Dell Settles With the SEC For $100M
Sri.Theo writes in with news of Dell's humbling settlement with the US Securities and Exchange Commission. The core of the complaint is that Dell took secret payments from Intel to keep AMD's chips out of Dell's machines. The SEC calls it "accounting irregularities" — Dell was dipping into this secret slush fund to bolster its results, quarter by quarter. At one point the payments from Intel made up 76% of Dell's quarterly operating income. "For years, Dell's seemingly magical power to squeeze efficiencies out of its supply chain and drive down costs made it a darling of the financial markets. Now it appears that the magic was at least partly the result of a huge financial illusion. ... According to the commission, Dell would have missed analysts' earnings expectations in every quarter between 2002 and 2006 were it not for accounting shenanigans. ... (Intel is expected to settle a long-running anti-trust case that has highlighted these payments in the next couple of weeks.) ... Michael Dell... and Kevin Rollins, a former boss of the company, agreed to each pay a $4m penalty without admitting or denying the SEC's allegations."

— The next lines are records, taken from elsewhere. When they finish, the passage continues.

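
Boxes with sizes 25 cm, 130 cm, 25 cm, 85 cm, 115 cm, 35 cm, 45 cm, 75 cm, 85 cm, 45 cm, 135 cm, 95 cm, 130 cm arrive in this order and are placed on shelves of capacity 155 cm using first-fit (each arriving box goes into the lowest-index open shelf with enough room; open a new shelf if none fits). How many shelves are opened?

  25 → shelf 1 (new)  [load 25/155]
  130 → shelf 1  [load 155/155]
  25 → shelf 2 (new)  [load 25/155]
  85 → shelf 2  [load 110/155]
  115 → shelf 3 (new)  [load 115/155]
  35 → shelf 2  [load 145/155]
  45 → shelf 4 (new)  [load 45/155]
  75 → shelf 4  [load 120/155]
  85 → shelf 5 (new)  [load 85/155]
  45 → shelf 5  [load 130/155]
  135 → shelf 6 (new)  [load 135/155]
  95 → shelf 7 (new)  [load 95/155]
  130 → shelf 8 (new)  [load 130/155]
8 shelves opened.

8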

Hate to spoil your rant but this has nothing to do with any monopolies but with incomplete disclosure to investors by Dell. It goes something like this: Intel essentially gives Dell a discount on its products - nothing wrong there. Dell puts the discount amount into a reserve fund. It later draws money from that reserve fund as needed to make the numbers in a given quarter. The problem was that it didn't disclose this information to the investors, making them believe that its quarterly earnings were higher than they actually were. At least that's how I'm reading TFA, please correct me if I'm wrong.
Negative moral value of force outweighs the positive value of good intentions.